The hallmark of Holland & Knight's success has always been and continues to be legal work of the highest quality, performed by well prepared lawyers who revere their profession and are devoted to their clients. Holland & Knight remains dedicated to developing and maintaining long-term relationships. The firm's growth is due in large part to the success of our clients. We are honored to be able to contribute to their success and growth across the United States and around the world. Since our beginning, Holland & Knight attorneys have delivered focused, responsive and personalized service resulting in lasting relationships with our clients.
In 1968, two law firms joined together to become Holland & Knight. One rose from the early days of industry and commerce in Tampa, the business center of Florida's west coast. The other was established amid the phosphate mines and citrus groves of inland Polk County. Both were founded by men who shared a passion for the law and public service.
A young Spessard Holland rejected a contract to pitch for the Philadelphia Athletics and went on to graduate magna cum laude from Emory University in 1912. He was the top student in the University of Florida Law School class of 1916, and was awarded the Distinguished Service Cross after a dangerous aerial mission behind enemy lines during World War I.
Mr. Holland served as county judge eight years after the war, then established a law practice in 1929 with W.F. Bevis in Bartow, a small community near Tampa, Florida. A distinguished political career that followed included service as Florida's governor (1941-1945) during World War II and 24 years as a U.S. Senator (1946-1971). He was the first native Floridian to serve in both offices.

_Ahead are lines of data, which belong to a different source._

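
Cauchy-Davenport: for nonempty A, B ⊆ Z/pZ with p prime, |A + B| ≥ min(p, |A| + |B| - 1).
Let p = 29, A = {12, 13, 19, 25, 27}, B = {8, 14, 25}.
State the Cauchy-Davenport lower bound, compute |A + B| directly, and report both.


Cauchy-Davenport: |A + B| ≥ min(p, |A| + |B| - 1) for A, B nonempty in Z/pZ.
|A| = 5, |B| = 3, p = 29.
CD lower bound = min(29, 5 + 3 - 1) = min(29, 7) = 7.
Compute A + B mod 29 directly:
a = 12: 12+8=20, 12+14=26, 12+25=8
a = 13: 13+8=21, 13+14=27, 13+25=9
a = 19: 19+8=27, 19+14=4, 19+25=15
a = 25: 25+8=4, 25+14=10, 25+25=21
a = 27: 27+8=6, 27+14=12, 27+25=23
A + B = {4, 6, 8, 9, 10, 12, 15, 20, 21, 23, 26, 27}, so |A + B| = 12.
Verify: 12 ≥ 7? Yes ✓.

CD lower bound = 7, actual |A + B| = 12.


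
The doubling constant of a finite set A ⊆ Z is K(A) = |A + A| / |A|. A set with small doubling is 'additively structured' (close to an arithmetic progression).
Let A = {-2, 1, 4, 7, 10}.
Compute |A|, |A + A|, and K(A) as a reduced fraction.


|A| = 5.
Compute A + A by enumerating all 25 pairs.
A + A = {-4, -1, 2, 5, 8, 11, 14, 17, 20}, so |A + A| = 9.
K = |A + A| / |A| = 9/5 (already in lowest terms) ≈ 1.8000.
Reference: AP of size 5 gives K = 9/5 ≈ 1.8000; a fully generic set of size 5 gives K ≈ 3.0000.

|A| = 5, |A + A| = 9, K = 9/5.


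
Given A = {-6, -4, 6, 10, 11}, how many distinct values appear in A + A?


A + A = {a + a' : a, a' ∈ A}; |A| = 5.
General bounds: 2|A| - 1 ≤ |A + A| ≤ |A|(|A|+1)/2, i.e. 9 ≤ |A + A| ≤ 15.
Lower bound 2|A|-1 is attained iff A is an arithmetic progression.
Enumerate sums a + a' for a ≤ a' (symmetric, so this suffices):
a = -6: -6+-6=-12, -6+-4=-10, -6+6=0, -6+10=4, -6+11=5
a = -4: -4+-4=-8, -4+6=2, -4+10=6, -4+11=7
a = 6: 6+6=12, 6+10=16, 6+11=17
a = 10: 10+10=20, 10+11=21
a = 11: 11+11=22
Distinct sums: {-12, -10, -8, 0, 2, 4, 5, 6, 7, 12, 16, 17, 20, 21, 22}
|A + A| = 15

|A + A| = 15


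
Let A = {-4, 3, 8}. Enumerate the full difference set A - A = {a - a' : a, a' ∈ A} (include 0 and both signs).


A - A = {a - a' : a, a' ∈ A}.
Compute a - a' for each ordered pair (a, a'):
a = -4: -4--4=0, -4-3=-7, -4-8=-12
a = 3: 3--4=7, 3-3=0, 3-8=-5
a = 8: 8--4=12, 8-3=5, 8-8=0
Collecting distinct values (and noting 0 appears from a-a):
A - A = {-12, -7, -5, 0, 5, 7, 12}
|A - A| = 7

A - A = {-12, -7, -5, 0, 5, 7, 12}


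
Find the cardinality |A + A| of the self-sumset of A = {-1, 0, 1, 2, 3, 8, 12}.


A + A = {a + a' : a, a' ∈ A}; |A| = 7.
General bounds: 2|A| - 1 ≤ |A + A| ≤ |A|(|A|+1)/2, i.e. 13 ≤ |A + A| ≤ 28.
Lower bound 2|A|-1 is attained iff A is an arithmetic progression.
Enumerate sums a + a' for a ≤ a' (symmetric, so this suffices):
a = -1: -1+-1=-2, -1+0=-1, -1+1=0, -1+2=1, -1+3=2, -1+8=7, -1+12=11
a = 0: 0+0=0, 0+1=1, 0+2=2, 0+3=3, 0+8=8, 0+12=12
a = 1: 1+1=2, 1+2=3, 1+3=4, 1+8=9, 1+12=13
a = 2: 2+2=4, 2+3=5, 2+8=10, 2+12=14
a = 3: 3+3=6, 3+8=11, 3+12=15
a = 8: 8+8=16, 8+12=20
a = 12: 12+12=24
Distinct sums: {-2, -1, 0, 1, 2, 3, 4, 5, 6, 7, 8, 9, 10, 11, 12, 13, 14, 15, 16, 20, 24}
|A + A| = 21

|A + A| = 21


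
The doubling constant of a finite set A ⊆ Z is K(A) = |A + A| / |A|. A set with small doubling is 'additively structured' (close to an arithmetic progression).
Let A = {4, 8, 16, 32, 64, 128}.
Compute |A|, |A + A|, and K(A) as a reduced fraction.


|A| = 6.
Compute A + A by enumerating all 36 pairs.
A + A = {8, 12, 16, 20, 24, 32, 36, 40, 48, 64, 68, 72, 80, 96, 128, 132, 136, 144, 160, 192, 256}, so |A + A| = 21.
K = |A + A| / |A| = 21/6 = 7/2 ≈ 3.5000.
Reference: AP of size 6 gives K = 11/6 ≈ 1.8333; a fully generic set of size 6 gives K ≈ 3.5000.

|A| = 6, |A + A| = 21, K = 21/6 = 7/2.


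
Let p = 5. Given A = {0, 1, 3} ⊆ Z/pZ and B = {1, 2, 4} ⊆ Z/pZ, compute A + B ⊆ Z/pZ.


Work in Z/5Z: reduce every sum a + b modulo 5.
Enumerate all 9 pairs:
a = 0: 0+1=1, 0+2=2, 0+4=4
a = 1: 1+1=2, 1+2=3, 1+4=0
a = 3: 3+1=4, 3+2=0, 3+4=2
Distinct residues collected: {0, 1, 2, 3, 4}
|A + B| = 5 (out of 5 total residues).

A + B = {0, 1, 2, 3, 4}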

When Senator Holland retired at the end of his fourth term as senator in 1970, Senator Sam Ervin said, "I have depended upon him more than any other member of the Senate for advice." He lived almost a year to practice law with the newly combined firm of Holland & Knight after leaving the Senate.
After graduating from Valparaiso University Law School at age 18, Peter O. Knight moved to Fort Myers, Florida, and was elected mayor in 1886 shortly before his 21st birthday. Following service in the Florida Legislature, the young attorney settled in Tampa in 1889, five years after the city was chartered, to start a law practice. In addition to his work as an attorney, Mr. Knight founded the area's electric utility and a major bank.
When Mr. Knight resigned from the last political office he held, Hillsborough County State Attorney, in 1902, he announced that he would never again seek public office. He preferred, he said, "to do what I can as a private citizen." Holding to his word, Mr. Knight declined President Warren G. Harding's invitation to become a justice of the Supreme Court of the United States. When Mr. Knight died in 1946, U.S. Senator Spessard L. Holland was a pallbearer at his funeral - 22 years before the names of Holland and Knight would be linked in Florida's largest law firm.
The heritage of business and civic leadership begun by the founders of Holland & Knight has provided the basis for continued service by past and present partners in the firm. A shining example of service to the legal profession was Chesterfield Smith, who served as the architect of the present day Holland & Knight law firm. As managing partner of the firm from its founding to 1983, Mr. Smith built a national platform for the delivery of comprehensive legal services.
He was president of The Florida Bar in 1964-65, and became one of the leaders of the nation's legal profession as president of the American Bar Association (ABA) in 1973-74. Mr. Smith served also as chairman of the Florida Constitutional Revision Commission. During his 55-year professional career, Chesterfield Smith was a major force in American law and politics. He is best known as the outspoken president of the ABA who made the first public call to investigate President Richard M. Nixon during the Watergate scandal.
Mr. Smith's influence in shaping Holland & Knight is legendary. He strongly believed it was possible to build a national firm with a presence in major U.S. markets, yet with the innovative premise that the local offices would not operate as individual profit centers and would be able to match the lawyer with the best skills for a particular client need, regardless of geography. Often called "America's Lawyer" and "the conscience of the legal profession," Chesterfield Smith is responsible for the shared values and core beliefs that continue to earn Holland & Knight recognition as a law firm that balances profits with public duty.
Partners of the firm have included former state and local bar presidents, and presidents of the American Bar Association and the National Conference of Bar Presidents. Other partners have devoted themselves to public and professional positions. Our ranks include chairs of the National Conference of Bar Examiners, federal and state trial and appellate judges, chairs of several sections of the American Bar Association, a former governor, and members of the U.S. House and Senate.
Many of the firm's lawyers continue to serve their communities in leadership roles in civic, charitable and social organizations. The service and values the firm was built upon years ago remain the same today. Each day in every practice, in every office, and by every lawyer and professional at Holland & Knight, our commitment to superior client service and to our profession and communities is validated.